У меня ноги дрожали от страха, я присела на край дорожки и громко заплакала. В ту же минуту ко мне подошел Федя.
- Что с тобой? О чем ты плачешь?
Я схватила его за руку и, не говоря ни слова, бросилась бежать домой.
Несмотря на расспросы Феди и старших братьев, я ничего не сказала им об арестанте, помня его сердитое лицо и то, как он грозил мне пальцем. Я боялась, что если я расскажу о нем, его поймают.
И только уже на другой день, когда отец за обедом сказал, что из тюрьмы убежало несколько арестантов, я решила рассказать про свою встречу с одним из них. Мать очень заволновалась.
— Ведь он мог убить ребенка тем же камнем, которым разбивал цепи, - говорила она.

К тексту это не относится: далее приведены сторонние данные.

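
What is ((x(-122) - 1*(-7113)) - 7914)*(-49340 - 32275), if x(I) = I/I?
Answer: 65292000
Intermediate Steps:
x(I) = 1
((x(-122) - 1*(-7113)) - 7914)*(-49340 - 32275) = ((1 - 1*(-7113)) - 7914)*(-49340 - 32275) = ((1 + 7113) - 7914)*(-81615) = (7114 - 7914)*(-81615) = -800*(-81615) = 65292000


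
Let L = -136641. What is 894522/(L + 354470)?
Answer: 894522/217829 ≈ 4.1065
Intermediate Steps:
894522/(L + 354470) = 894522/(-136641 + 354470) = 894522/217829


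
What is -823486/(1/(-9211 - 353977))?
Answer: 299080233368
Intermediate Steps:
-823486/(1/(-9211 - 353977)) = -823486/(1/(-363188)) = -823486/(-1/363188) = -823486*(-363188) = 299080233368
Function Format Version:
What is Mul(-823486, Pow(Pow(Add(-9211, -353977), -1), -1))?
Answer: 299080233368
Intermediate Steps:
Mul(-823486, Pow(Pow(Add(-9211, -353977), -1), -1)) = Mul(-823486, Pow(Pow(-363188, -1), -1)) = Mul(-823486, Pow(Rational(-1, 363188), -1)) = Mul(-823486, -363188) = 299080233368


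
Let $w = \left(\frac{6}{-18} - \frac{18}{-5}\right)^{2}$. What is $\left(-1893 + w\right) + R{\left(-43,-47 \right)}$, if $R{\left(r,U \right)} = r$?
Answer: $- \frac{433199}{225} \approx -1925.3$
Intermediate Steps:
$w = \frac{2401}{225}$ ($w = \left(6 \left(- \frac{1}{18}\right) - - \frac{18}{5}\right)^{2} = \left(- \frac{1}{3} + \frac{18}{5}\right)^{2} = \left(\frac{49}{15}\right)^{2} = \frac{2401}{225} \approx 10.671$)
$\left(-1893 + w\right) + R{\left(-43,-47 \right)} = \left(-1893 + \frac{2401}{225}\right) - 43 = - \frac{423524}{225} - 43 = - \frac{433199}{225}$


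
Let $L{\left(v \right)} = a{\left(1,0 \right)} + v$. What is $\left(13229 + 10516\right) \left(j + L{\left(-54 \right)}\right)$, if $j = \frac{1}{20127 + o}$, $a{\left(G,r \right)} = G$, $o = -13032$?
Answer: $- \frac{595261822}{473} \approx -1.2585 \cdot 10^{6}$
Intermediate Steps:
$j = \frac{1}{7095}$ ($j = \frac{1}{20127 - 13032} = \frac{1}{7095} \approx 0.00014094$)
$L{\left(v \right)} = 1 + v$
$\left(13229 + 10516\right) \left(j + L{\left(-54 \right)}\right) = \left(13229 + 10516\right) \left(\frac{1}{7095} + \left(1 - 54\right)\right) = 23745 \left(\frac{1}{7095} - 53\right) = 23745 \left(- \frac{376034}{7095}\right) = - \frac{595261822}{473}$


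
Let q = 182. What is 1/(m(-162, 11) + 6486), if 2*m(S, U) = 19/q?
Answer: 364/2360923 ≈ 0.00015418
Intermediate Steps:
m(S, U) = 19/364 (m(S, U) = (19/182)/2 = (19*(1/182))/2 = (1/2)*(19/182) = 19/364)
1/(m(-162, 11) + 6486) = 1/(19/364 + 6486) = 1/(2360923/364) = 364/2360923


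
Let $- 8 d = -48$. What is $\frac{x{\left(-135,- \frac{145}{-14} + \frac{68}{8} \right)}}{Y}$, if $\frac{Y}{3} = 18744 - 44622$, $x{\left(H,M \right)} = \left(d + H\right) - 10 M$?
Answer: $\frac{13}{3178} \approx 0.0040906$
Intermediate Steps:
$d = 6$ ($d = \left(- \frac{1}{8}\right) \left(-48\right) = 6$)
$x{\left(H,M \right)} = 6 + H - 10 M$ ($x{\left(H,M \right)} = \left(6 + H\right) - 10 M = 6 + H - 10 M$)
$Y = -77634$ ($Y = 3 \left(18744 - 44622\right) = 3 \left(-25878\right) = -77634$)
$\frac{x{\left(-135,- \frac{145}{-14} + \frac{68}{8} \right)}}{Y} = \frac{6 - 135 - 10 \left(- \frac{145}{-14} + \frac{68}{8}\right)}{-77634} = \left(6 - 135 - 10 \left(\left(-145\right) \left(- \frac{1}{14}\right) + 68 \cdot \frac{1}{8}\right)\right) \left(- \frac{1}{77634}\right) = \left(6 - 135 - 10 \left(\frac{145}{14} + \frac{17}{2}\right)\right) \left(- \frac{1}{77634}\right) = \left(6 - 135 - \frac{1320}{7}\right) \left(- \frac{1}{77634}\right) = \left(- \frac{2223}{7}\right) \left(- \frac{1}{77634}\right) = \frac{13}{3178}$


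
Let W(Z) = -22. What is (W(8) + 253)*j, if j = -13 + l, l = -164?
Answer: -40887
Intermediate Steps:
j = -177 (j = -13 - 164 = -177)
(W(8) + 253)*j = (-22 + 253)*(-177) = 231*(-177) = -40887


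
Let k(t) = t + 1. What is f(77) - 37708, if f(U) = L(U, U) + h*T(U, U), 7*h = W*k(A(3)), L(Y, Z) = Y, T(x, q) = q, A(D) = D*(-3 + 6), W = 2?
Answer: -37411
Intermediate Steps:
A(D) = 3*D (A(D) = D*3 = 3*D)
k(t) = 1 + t
h = 20/7 (h = (2*(1 + 3*3))/7 = (2*(1 + 9))/7 = (2*10)/7 = (⅐)*20 = 20/7 ≈ 2.8571)
f(U) = 27*U/7 (f(U) = U + 20*U/7 = 27*U/7)
f(77) - 37708 = (27/7)*77 - 37708 = 297 - 37708 = -37411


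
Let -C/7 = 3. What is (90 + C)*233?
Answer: 16077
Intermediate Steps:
C = -21 (C = -7*3 = -21)
(90 + C)*233 = (90 - 21)*233 = 69*233 = 16077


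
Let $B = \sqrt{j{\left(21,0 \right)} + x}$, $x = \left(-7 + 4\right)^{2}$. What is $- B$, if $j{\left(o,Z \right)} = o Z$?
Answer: $-3$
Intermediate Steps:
$x = 9$ ($x = \left(-3\right)^{2} = 9$)
$j{\left(o,Z \right)} = Z o$
$B = 3$ ($B = \sqrt{0 \cdot 21 + 9} = \sqrt{0 + 9} = \sqrt{9} = 3$)
$- B = \left(-1\right) 3 = -3$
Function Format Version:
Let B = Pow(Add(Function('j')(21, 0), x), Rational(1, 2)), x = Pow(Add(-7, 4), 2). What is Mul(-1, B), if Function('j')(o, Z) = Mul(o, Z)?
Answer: -3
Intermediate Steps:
x = 9 (x = Pow(-3, 2) = 9)
Function('j')(o, Z) = Mul(Z, o)
B = 3 (B = Pow(Add(Mul(0, 21), 9), Rational(1, 2)) = Pow(Add(0, 9), Rational(1, 2)) = Pow(9, Rational(1, 2)) = 3)
Mul(-1, B) = Mul(-1, 3) = -3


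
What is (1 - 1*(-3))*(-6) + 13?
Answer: -11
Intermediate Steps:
(1 - 1*(-3))*(-6) + 13 = (1 + 3)*(-6) + 13 = 4*(-6) + 13 = -24 + 13 = -11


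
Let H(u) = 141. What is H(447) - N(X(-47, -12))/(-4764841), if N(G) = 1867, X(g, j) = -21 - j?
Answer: 671844448/4764841 ≈ 141.00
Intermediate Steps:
H(447) - N(X(-47, -12))/(-4764841) = 141 - 1867/(-4764841) = 141 - 1867*(-1)/4764841 = 141 - 1*(-1867/4764841) = 141 + 1867/4764841 = 671844448/4764841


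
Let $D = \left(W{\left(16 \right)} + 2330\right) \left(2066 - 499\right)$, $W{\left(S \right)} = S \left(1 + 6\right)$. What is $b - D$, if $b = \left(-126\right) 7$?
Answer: $-3827496$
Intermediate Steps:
$W{\left(S \right)} = 7 S$ ($W{\left(S \right)} = S 7 = 7 S$)
$b = -882$
$D = 3826614$ ($D = \left(7 \cdot 16 + 2330\right) \left(2066 - 499\right) = \left(112 + 2330\right) 1567 = 2442 \cdot 1567 = 3826614$)
$b - D = -882 - 3826614 = -3827496$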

Но отец, покачав головой, спокойно сказал:
- Ведь она похристосовалась с ним и яичко ему красное протянула. Как же он мог ей сделать что-нибудь дурное?..
И вот столько лет уж прошло с тех пор, много-много людей видела я на своем веку, много пережила и радостного, и печального, но сердитое лицо арестанта и то, как он оборачивался на меня и как грозил мне пальцем, я помню хорошо.
И часто я думаю, что, вероятно, прав был отец, когда говорил, что этот человек тогда не решился поднять руку на ребенка, доверчиво протянувшего ему красное яичко, с радостным пасхальным приветом.